Outgoing RBA governor Glenn Stevens.

Outgoing RBA governor Glenn Stevens. Photo: AAP

Outgoing Reserve Bank governor Glenn Stevens has warned that if the economy needs a big boost it might have to come from government spending rather than interest rates.

In his final speech as governor, Mr Stevens said he had serious reservations about the reliance on monetary policy around the world.

All the major developed economies have interest rates set close to zero in an attempt to lift economic growth but with only modest results.

Actions by central banks have not been enough, and could not be enough, to restore demand fully after a recession and a big build-up in debt, he said.

“It isn’t that the central banks were wrong to do what they could, it is that what they could do was not enough, and never could be enough, fully to restore demand after a period of recession associated with a very substantial debt build-up,” he said.

For Australia, where the trend in economic growth has slowed, the path back to budget balance is proving to be a long one.

But Mr Stevens said the most powerful expansionary push from low interest rates comes when “someone, somewhere” has the capacity and willingness to take on more debt and to spend.

“So for policymakers looking to use low interest rates to boost growth, the question is: which entities, if any, in the economy can accept higher leverage (borrowing) safely?”

And he pointed out that household debt in Australia is currently about 125 per cent of gross domestic product, while public sector debt is only about 40 per cent.

“It’s an interesting question which sector would have the greater capacity to take on more debt, in the event that we were to need a big demand stimulus,” he said.

He made it clear he was not advocating government borrowing to fund routine spending on pensions, welfare and the like.
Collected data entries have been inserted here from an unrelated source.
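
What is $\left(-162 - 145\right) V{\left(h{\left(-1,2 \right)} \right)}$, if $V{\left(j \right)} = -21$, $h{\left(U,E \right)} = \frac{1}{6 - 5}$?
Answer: $6447$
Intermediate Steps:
$h{\left(U,E \right)} = 1$ ($h{\left(U,E \right)} = 1^{-1} = 1$)
$\left(-162 - 145\right) V{\left(h{\left(-1,2 \right)} \right)} = \left(-162 - 145\right) \left(-21\right) = \left(-307\right) \left(-21\right) = 6447$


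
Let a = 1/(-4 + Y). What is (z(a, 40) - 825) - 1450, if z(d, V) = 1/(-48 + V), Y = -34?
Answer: -18201/8 ≈ -2275.1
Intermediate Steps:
a = -1/38 (a = 1/(-4 - 34) = 1/(-38) = -1/38 ≈ -0.026316)
(z(a, 40) - 825) - 1450 = (1/(-48 + 40) - 825) - 1450 = (1/(-8) - 825) - 1450 = (-⅛ - 825) - 1450 = -6601/8 - 1450 = -18201/8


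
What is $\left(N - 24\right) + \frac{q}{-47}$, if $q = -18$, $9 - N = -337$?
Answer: $\frac{15152}{47} \approx 322.38$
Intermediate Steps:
$N = 346$ ($N = 9 - -337 = 9 + 337 = 346$)
$\left(N - 24\right) + \frac{q}{-47} = \left(346 - 24\right) - \frac{18}{-47} = 322 - - \frac{18}{47} = 322 + \frac{18}{47} = \frac{15152}{47}$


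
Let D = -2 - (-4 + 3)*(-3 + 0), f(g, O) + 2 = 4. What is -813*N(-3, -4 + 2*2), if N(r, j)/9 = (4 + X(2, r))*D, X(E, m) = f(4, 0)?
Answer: 219510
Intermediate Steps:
f(g, O) = 2 (f(g, O) = -2 + 4 = 2)
X(E, m) = 2
D = -5 (D = -2 - (-1)*(-3) = -2 - 1*3 = -2 - 3 = -5)
N(r, j) = -270 (N(r, j) = 9*((4 + 2)*(-5)) = 9*(6*(-5)) = 9*(-30) = -270)
-813*N(-3, -4 + 2*2) = -813*(-270) = 219510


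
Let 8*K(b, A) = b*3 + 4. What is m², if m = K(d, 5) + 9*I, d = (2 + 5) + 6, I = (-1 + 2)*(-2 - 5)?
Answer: 212521/64 ≈ 3320.6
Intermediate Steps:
I = -7 (I = 1*(-7) = -7)
d = 13 (d = 7 + 6 = 13)
K(b, A) = ½ + 3*b/8 (K(b, A) = (b*3 + 4)/8 = (3*b + 4)/8 = (4 + 3*b)/8 = ½ + 3*b/8)
m = -461/8 (m = (½ + (3/8)*13) + 9*(-7) = (½ + 39/8) - 63 = 43/8 - 63 = -461/8 ≈ -57.625)
m² = (-461/8)² = 212521/64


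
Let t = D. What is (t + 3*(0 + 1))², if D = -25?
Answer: 484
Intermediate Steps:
t = -25
(t + 3*(0 + 1))² = (-25 + 3*(0 + 1))² = (-25 + 3*1)² = (-25 + 3)² = (-22)² = 484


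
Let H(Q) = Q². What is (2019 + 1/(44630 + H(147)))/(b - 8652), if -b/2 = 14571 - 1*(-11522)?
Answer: -66868271/2014924141 ≈ -0.033186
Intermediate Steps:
b = -52186 (b = -2*(14571 - 1*(-11522)) = -2*(14571 + 11522) = -2*26093 = -52186)
(2019 + 1/(44630 + H(147)))/(b - 8652) = (2019 + 1/(44630 + 147²))/(-52186 - 8652) = (2019 + 1/(44630 + 21609))/(-60838) = (2019 + 1/66239)*(-1/60838) = (133736542/66239)*(-1/60838) = -66868271/2014924141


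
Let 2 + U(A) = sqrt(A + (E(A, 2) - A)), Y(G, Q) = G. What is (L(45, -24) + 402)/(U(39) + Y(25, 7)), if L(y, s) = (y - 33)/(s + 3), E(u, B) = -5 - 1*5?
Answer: 64630/3773 - 2810*I*sqrt(10)/3773 ≈ 17.13 - 2.3552*I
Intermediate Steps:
E(u, B) = -10 (E(u, B) = -5 - 5 = -10)
L(y, s) = (-33 + y)/(3 + s)
U(A) = -2 + I*sqrt(10) (U(A) = -2 + sqrt(A + (-10 - A)) = -2 + sqrt(-10) = -2 + I*sqrt(10))
(L(45, -24) + 402)/(U(39) + Y(25, 7)) = ((-33 + 45)/(3 - 24) + 402)/((-2 + I*sqrt(10)) + 25) = (12/(-21) + 402)/(23 + I*sqrt(10)) = (-1/21*12 + 402)/(23 + I*sqrt(10)) = (-4/7 + 402)/(23 + I*sqrt(10)) = 2810/(7*(23 + I*sqrt(10)))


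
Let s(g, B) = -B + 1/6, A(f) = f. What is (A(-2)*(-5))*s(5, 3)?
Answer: -85/3 ≈ -28.333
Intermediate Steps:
s(g, B) = ⅙ - B (s(g, B) = -B + ⅙ = ⅙ - B)
(A(-2)*(-5))*s(5, 3) = (-2*(-5))*(⅙ - 1*3) = 10*(⅙ - 3) = 10*(-17/6) = -85/3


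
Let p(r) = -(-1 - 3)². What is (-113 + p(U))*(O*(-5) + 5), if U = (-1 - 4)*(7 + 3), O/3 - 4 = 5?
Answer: 16770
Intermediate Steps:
O = 27 (O = 12 + 3*5 = 12 + 15 = 27)
U = -50 (U = -5*10 = -50)
p(r) = -16 (p(r) = -1*(-4)² = -1*16 = -16)
(-113 + p(U))*(O*(-5) + 5) = (-113 - 16)*(27*(-5) + 5) = -129*(-135 + 5) = -129*(-130) = 16770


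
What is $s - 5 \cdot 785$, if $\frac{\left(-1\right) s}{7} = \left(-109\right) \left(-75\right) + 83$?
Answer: $-61731$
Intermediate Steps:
$s = -57806$ ($s = - 7 \left(\left(-109\right) \left(-75\right) + 83\right) = - 7 \left(8175 + 83\right) = \left(-7\right) 8258 = -57806$)
$s - 5 \cdot 785 = -57806 - 5 \cdot 785 = -57806 - 3925 = -61731$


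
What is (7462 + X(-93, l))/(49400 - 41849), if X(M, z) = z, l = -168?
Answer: 7294/7551 ≈ 0.96596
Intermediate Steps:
(7462 + X(-93, l))/(49400 - 41849) = (7462 - 168)/(49400 - 41849) = 7294/7551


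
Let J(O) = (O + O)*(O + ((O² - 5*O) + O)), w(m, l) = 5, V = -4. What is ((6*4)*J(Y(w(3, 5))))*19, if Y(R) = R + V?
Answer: -1824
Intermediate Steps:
Y(R) = -4 + R (Y(R) = R - 4 = -4 + R)
J(O) = 2*O*(O² - 3*O) (J(O) = (2*O)*(O + (O² - 4*O)) = (2*O)*(O² - 3*O) = 2*O*(O² - 3*O))
((6*4)*J(Y(w(3, 5))))*19 = ((6*4)*(2*(-4 + 5)²*(-3 + (-4 + 5))))*19 = (24*(2*1²*(-3 + 1)))*19 = (24*(2*1*(-2)))*19 = (24*(-4))*19 = -96*19 = -1824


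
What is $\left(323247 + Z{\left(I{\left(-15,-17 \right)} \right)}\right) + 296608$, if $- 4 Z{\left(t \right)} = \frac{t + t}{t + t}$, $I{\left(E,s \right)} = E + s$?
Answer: $\frac{2479419}{4} \approx 6.1986 \cdot 10^{5}$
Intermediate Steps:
$Z{\left(t \right)} = - \frac{1}{4}$ ($Z{\left(t \right)} = - \frac{\left(t + t\right) \frac{1}{t + t}}{4} = - \frac{2 t \frac{1}{2 t}}{4} = \left(- \frac{1}{4}\right) 1 = - \frac{1}{4}$)
$\left(323247 + Z{\left(I{\left(-15,-17 \right)} \right)}\right) + 296608 = \left(323247 - \frac{1}{4}\right) + 296608 = \frac{1292987}{4} + 296608 = \frac{2479419}{4}$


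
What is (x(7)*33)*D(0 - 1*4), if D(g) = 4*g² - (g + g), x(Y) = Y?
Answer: 16632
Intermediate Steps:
D(g) = -2*g + 4*g² (D(g) = 4*g² - 2*g = -2*g + 4*g²)
(x(7)*33)*D(0 - 1*4) = (7*33)*(2*(0 - 1*4)*(-1 + 2*(0 - 1*4))) = 231*(2*(0 - 4)*(-1 + 2*(0 - 4))) = 231*(2*(-4)*(-1 + 2*(-4))) = 231*(2*(-4)*(-1 - 8)) = 231*(2*(-4)*(-9)) = 231*72 = 16632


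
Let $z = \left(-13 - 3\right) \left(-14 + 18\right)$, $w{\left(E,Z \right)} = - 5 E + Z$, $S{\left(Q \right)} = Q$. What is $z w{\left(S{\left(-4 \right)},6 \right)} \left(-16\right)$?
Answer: $26624$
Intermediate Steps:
$w{\left(E,Z \right)} = Z - 5 E$
$z = -64$ ($z = \left(-16\right) 4 = -64$)
$z w{\left(S{\left(-4 \right)},6 \right)} \left(-16\right) = - 64 \left(6 - -20\right) \left(-16\right) = - 64 \left(6 + 20\right) \left(-16\right) = \left(-64\right) 26 \left(-16\right) = \left(-1664\right) \left(-16\right) = 26624$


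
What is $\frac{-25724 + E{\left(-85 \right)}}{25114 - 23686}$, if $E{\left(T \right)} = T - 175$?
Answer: $- \frac{928}{51} \approx -18.196$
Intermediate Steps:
$E{\left(T \right)} = -175 + T$
$\frac{-25724 + E{\left(-85 \right)}}{25114 - 23686} = \frac{-25724 - 260}{25114 - 23686} = \frac{-25724 - 260}{1428} = \left(-25984\right) \frac{1}{1428} = - \frac{928}{51}$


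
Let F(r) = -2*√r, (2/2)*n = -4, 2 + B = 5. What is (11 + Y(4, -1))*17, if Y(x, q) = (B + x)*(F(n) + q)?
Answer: 68 - 476*I ≈ 68.0 - 476.0*I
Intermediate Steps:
B = 3 (B = -2 + 5 = 3)
n = -4
Y(x, q) = (3 + x)*(q - 4*I) (Y(x, q) = (3 + x)*(-4*I + q) = (3 + x)*(q - 4*I))
(11 + Y(4, -1))*17 = (11 + (-12*I + 3*(-1) - 1*4 - 4*I*4))*17 = (11 + (-12*I - 3 - 4 - 16*I))*17 = (11 + (-7 - 28*I))*17 = (4 - 28*I)*17 = 68 - 476*I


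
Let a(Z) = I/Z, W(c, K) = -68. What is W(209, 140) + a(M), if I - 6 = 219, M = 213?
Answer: -4753/71 ≈ -66.944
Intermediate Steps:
I = 225 (I = 6 + 219 = 225)
a(Z) = 225/Z
W(209, 140) + a(M) = -68 + 225/213 = -68 + 225*(1/213) = -68 + 75/71 = -4753/71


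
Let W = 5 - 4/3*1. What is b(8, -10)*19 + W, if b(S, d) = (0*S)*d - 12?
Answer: -673/3 ≈ -224.33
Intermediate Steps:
W = 11/3 (W = 5 - 4*⅓*1 = 5 - 4/3*1 = 5 - 4/3 = 11/3 ≈ 3.6667)
b(S, d) = -12 (b(S, d) = 0*d - 12 = 0 - 12 = -12)
b(8, -10)*19 + W = -12*19 + 11/3 = -228 + 11/3 = -673/3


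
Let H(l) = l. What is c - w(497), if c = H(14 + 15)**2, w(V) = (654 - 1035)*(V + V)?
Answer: 379555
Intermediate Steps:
w(V) = -762*V
c = 841 (c = (14 + 15)**2 = 29**2 = 841)
c - w(497) = 841 - (-762)*497 = 841 - 1*(-378714) = 841 + 378714 = 379555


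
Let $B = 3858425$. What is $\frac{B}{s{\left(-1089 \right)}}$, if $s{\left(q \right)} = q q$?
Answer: $\frac{3858425}{1185921} \approx 3.2535$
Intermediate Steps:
$s{\left(q \right)} = q^{2}$
$\frac{B}{s{\left(-1089 \right)}} = \frac{3858425}{\left(-1089\right)^{2}} = \frac{3858425}{1185921}$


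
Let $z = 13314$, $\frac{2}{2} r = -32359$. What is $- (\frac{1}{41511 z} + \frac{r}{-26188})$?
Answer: $- \frac{8942044880087}{7236758582676} \approx -1.2356$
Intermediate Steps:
$r = -32359$
$- (\frac{1}{41511 z} + \frac{r}{-26188}) = - (\frac{1}{41511 \cdot 13314} - \frac{32359}{-26188}) = - (\frac{1}{41511} \cdot \frac{1}{13314} - - \frac{32359}{26188}) = - (\frac{1}{552677454} + \frac{32359}{26188}) = \left(-1\right) \frac{8942044880087}{7236758582676} = - \frac{8942044880087}{7236758582676}$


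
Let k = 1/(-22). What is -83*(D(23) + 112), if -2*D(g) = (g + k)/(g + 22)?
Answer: -3672833/396 ≈ -9274.8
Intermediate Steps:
k = -1/22 ≈ -0.045455
D(g) = -(-1/22 + g)/(2*(22 + g)) (D(g) = -(g - 1/22)/(2*(g + 22)) = -(-1/22 + g)/(2*(22 + g)))
-83*(D(23) + 112) = -83*((1 - 22*23)/(44*(22 + 23)) + 112) = -83*((1/44)*(1 - 506)/45 + 112) = -83*((1/44)*(1/45)*(-505) + 112) = -83*(-101/396 + 112) = -83*44251/396 = -3672833/396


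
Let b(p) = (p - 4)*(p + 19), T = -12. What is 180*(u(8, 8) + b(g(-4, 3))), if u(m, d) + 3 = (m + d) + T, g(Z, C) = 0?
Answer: -13500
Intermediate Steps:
b(p) = (-4 + p)*(19 + p)
u(m, d) = -15 + d + m (u(m, d) = -3 + ((m + d) - 12) = -3 + ((d + m) - 12) = -3 + (-12 + d + m) = -15 + d + m)
180*(u(8, 8) + b(g(-4, 3))) = 180*((-15 + 8 + 8) + (-76 + 0² + 15*0)) = 180*(1 + (-76 + 0 + 0)) = 180*(1 - 76) = 180*(-75) = -13500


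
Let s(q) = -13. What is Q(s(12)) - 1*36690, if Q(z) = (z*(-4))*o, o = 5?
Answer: -36430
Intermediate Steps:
Q(z) = -20*z (Q(z) = (z*(-4))*5 = -4*z*5 = -20*z)
Q(s(12)) - 1*36690 = -20*(-13) - 1*36690 = 260 - 36690 = -36430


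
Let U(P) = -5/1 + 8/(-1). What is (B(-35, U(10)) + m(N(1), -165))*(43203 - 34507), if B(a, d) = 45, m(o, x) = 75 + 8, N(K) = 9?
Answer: 1113088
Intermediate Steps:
U(P) = -13 (U(P) = -5*1 + 8*(-1) = -5 - 8 = -13)
m(o, x) = 83
(B(-35, U(10)) + m(N(1), -165))*(43203 - 34507) = (45 + 83)*(43203 - 34507) = 128*8696 = 1113088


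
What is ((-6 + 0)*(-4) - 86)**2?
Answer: 3844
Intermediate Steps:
((-6 + 0)*(-4) - 86)**2 = (-6*(-4) - 86)**2 = (24 - 86)**2 = (-62)**2 = 3844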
“The point I am trying to inject here is simply that popular debate in Australia about government debt and how we limit or reduce it seems so often to be conducted while largely ignoring the size of private debt.”

Mr Stevens also used his speech in Sydney to defend the RBA’s performance over his decade at the helm.

He said Australia over time “has achieved the inflation target, avoided a major economic downturn, seen remarkably little variability in real economic activity in the face of enormous shocks, experienced a fairly low average rate of unemployment, and had a stable financial system as well”.